Le tribunal judiciaire de Toulon, statuant en référé le 10 octobre 2025, est saisi d’un litige relatif à un véhicule immobilisé depuis janvier 2025. L’acquéreur successif du véhicule demande la désignation d’un expert, contestant la soudaine nécessité d’un remplacement moteur et les frais de gardiennage réclamés par le garage. Le juge accueille la demande d’expertise et rejette les demandes reconventionnelles et provisionnelles de l’atelier réparateur, ordonnant une consignation par moitié.
La recevabilité de la demande d’expertise en référé
Le fondement légal et le motif légitime justifiant la mesure. Le juge fonde sa décision sur l’article 145 du code de procédure civile, qui permet des mesures d’instruction avant tout procès. Il retient un motif légitime au vu de la complexité technique du litige et de sa durée. « S’il existe un motif légitime de conserver ou d’établir avant tout procès la preuve de faits dont pourrait dépendre la solution d’un litige, les mesures d’instruction légalement admissibles peuvent être ordonnées » (Motifs).

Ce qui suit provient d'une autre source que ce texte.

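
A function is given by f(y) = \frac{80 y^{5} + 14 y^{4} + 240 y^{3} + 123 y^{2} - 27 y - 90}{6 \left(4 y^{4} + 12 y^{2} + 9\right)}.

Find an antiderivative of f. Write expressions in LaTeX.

A candidate is checked by its d/dy: the result must match f(y).
Check: d/dy[\frac{\left(3 - 20 y\right) \left(- 2 y^{3} - y^{2} + 3\right)}{12 \left(2 y^{2} + 3\right)}] = \frac{80 y^{5} + 14 y^{4} + 240 y^{3} + 123 y^{2} - 27 y - 90}{24 y^{4} + 72 y^{2} + 54}, which equals f(y).

An antiderivative is F(y) = \frac{\left(3 - 20 y\right) \left(- 2 y^{3} - y^{2} + 3\right)}{12 \left(2 y^{2} + 3\right)}.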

La situation présente une incertitude technique nécessitant une clarification impartiale pour la résolution du différend.
L’appréciation des circonstances spécifiques de l’espèce. Le tribunal relève plusieurs incohérences dans le comportement du garage, justifiant le doute. L’immobilisation prolongée du véhicule et l’évolution radicale du diagnostic sont soulignées. « La nécessité de remplacer le moteur dans de telles conditions est donc légitimement sujette à interrogations, d’autant qu’aucune explication technique n’a jamais été fournie » (Motifs). Ces éléments établissent l’utilité d’une expertise pour établir les faits techniques de manière contradictoire.

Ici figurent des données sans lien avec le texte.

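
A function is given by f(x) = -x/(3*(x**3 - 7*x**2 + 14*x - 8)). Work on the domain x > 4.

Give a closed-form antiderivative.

The denominator factors as 3*(x - 4)*(x - 2)*(x - 1); partial fractions split f into directly integrable pieces: -1/(9*(x - 1)) + 1/(3*(x - 2)) - 2/(9*(x - 4)).
Check: d/dx[-2*log(x - 4)/9 + log(x - 2)/3 - log(x - 1)/9] = -x/(3*x**3 - 21*x**2 + 42*x - 24), which equals f(x).

An antiderivative is F(x) = -2*log(x - 4)/9 + log(x - 2)/3 - log(x - 1)/9.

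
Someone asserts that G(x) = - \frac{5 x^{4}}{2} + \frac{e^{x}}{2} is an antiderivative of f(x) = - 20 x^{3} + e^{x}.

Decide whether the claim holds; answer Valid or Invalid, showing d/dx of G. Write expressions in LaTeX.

d/dx[G] = - 10 x^{3} + \frac{e^{x}}{2}
d/dx[G] - f(x) = 10 x^{3} - \frac{e^{x}}{2} != 0.

Invalid: d/dx[G] - f = 10 x^{3} - \frac{e^{x}}{2}, which is not 0.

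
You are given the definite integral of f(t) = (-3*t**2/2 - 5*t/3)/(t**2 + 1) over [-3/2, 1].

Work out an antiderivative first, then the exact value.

Antiderivative: F(t) = (-9*t - 5*log(t**2 + 1) + 9*atan(t))/6; value = -15/4 - 5*log(2)/6 + 5*log(13/4)/6 + 3*pi/8 + 3*atan(3/2)/2

For F(t) to be correct the identity F'(t) - f(t) = 0 must hold.
F(t) = (-9*t - 5*log(t**2 + 1) + 9*atan(t))/6 is an antiderivative of f.
Check: d/dt[(-9*t - 5*log(t**2 + 1) + 9*atan(t))/6] = (-9*t**2 - 10*t)/(6*t**2 + 6), which equals f(t).
F(1) = -3/2 - 5*log(2)/6 + 3*pi/8; F(-3/2) = -3*atan(3/2)/2 - 5*log(13/4)/6 + 9/4.
Integral = F(1) - F(-3/2) = -15/4 - 5*log(2)/6 + 5*log(13/4)/6 + 3*pi/8 + 3*atan(3/2)/2.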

Le rejet des demandes accessoires et provisionnelles
Le caractère prématuré des demandes financières et reconventionnelles. Le juge estime que la détermination des responsabilités est subordonnée aux résultats de l’expertise. Ainsi, il rejette toutes les demandes pécuniaires et de restitution formulées par les parties. « En l’état actuel de la procédure, le tribunal ne peut se prononcer sur les responsabilités respectives de chacune des parties » (Motifs). Cette solution préserve l’équilibre des positions jusqu’à l’obtention d’éléments techniques probants.

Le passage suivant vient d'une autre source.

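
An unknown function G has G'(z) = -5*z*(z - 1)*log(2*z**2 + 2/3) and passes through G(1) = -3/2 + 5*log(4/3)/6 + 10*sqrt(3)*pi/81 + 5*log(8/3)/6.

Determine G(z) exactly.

The proposed G(z) is checked by its d/dz: the result must match the given G'(z).
A general antiderivative is 10*z**3/9 - 5*z**2/2 - 10*z/9 + (-5*z**3/3 + 5*z**2/2)*log(2*z**2 + 2/3) + 5*log(z**2 + 1/3)/6 + 10*sqrt(3)*atan(sqrt(3)*z)/27 + C.
The condition gives C = -3/2 + 5*log(4/3)/6 + 10*sqrt(3)*pi/81 + 5*log(8/3)/6 - (-5/2 + 5*log(4/3)/6 + 10*sqrt(3)*pi/81 + 5*log(8/3)/6) = 1.
So G(z) = -5*z**3*log(z**2 + 1/3)/3 - 5*z**3*log(2)/3 + 10*z**3/9 + 5*z**2*log(z**2 + 1/3)/2 - 5*z**2/2 + 5*z**2*log(2)/2 - 10*z/9 + 5*log(z**2 + 1/3)/6 + 10*sqrt(3)*atan(sqrt(3)*z)/27 + 1.
Check: d/dz[-5*z**3*log(z**2 + 1/3)/3 - 5*z**3*log(2)/3 + 10*z**3/9 + 5*z**2*log(z**2 + 1/3)/2 - 5*z**2/2 + 5*z**2*log(2)/2 - 10*z/9 + 5*log(z**2 + 1/3)/6 + 10*sqrt(3)*atan(sqrt(3)*z)/27 + 1] = -5*z**2*log(z**2 + 1/3) - 5*z**2*log(2) + 5*z*log(z**2 + 1/3) + 5*z*log(2), which equals G'(z).

G(z) = -5*z**3*log(z**2 + 1/3)/3 - 5*z**3*log(2)/3 + 10*z**3/9 + 5*z**2*log(z**2 + 1/3)/2 - 5*z**2/2 + 5*z**2*log(2)/2 - 10*z/9 + 5*log(z**2 + 1/3)/6 + 10*sqrt(3)*atan(sqrt(3)*z)/27 + 1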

La mise à charge par moitié des frais d’expertise et de consignation. Le tribunal ordonne une provision à consigner à parts égales par les deux principales parties en cause. Cette répartition reflète l’incertitude actuelle sur l’issue du litige. « Le tribunal dira que la consignation ordonnée sera à la charge par moitié » (Motifs). Cette mesure garantit le sérieux de l’engagement des parties dans la mesure d’instruction sans préjuger du fond.
Cette ordonnance illustre le rôle du juge des référés dans l’administration préalable de la preuve. Elle valide l’utilisation de l’article 145 du CPC face à un désaccord technique persistant et inexpliqué. Le rejet des demandes reconventionnelles souligne le caractère accessoire et prématuré de telles requêtes avant l’expertise. La jurisprudence rappelle que « la demande de compensation n’est formulée ‘qu’au besoin’. En conséquence, la demande doit être déclarée irrecevable » (Cour d’appel de Nîmes, le 24 avril 2025, n°23/02705). La décision assure une instruction équilibrée en répartissant la charge financière initiale, laissant à l’expert le soin d’éclairer le débat sur le fond.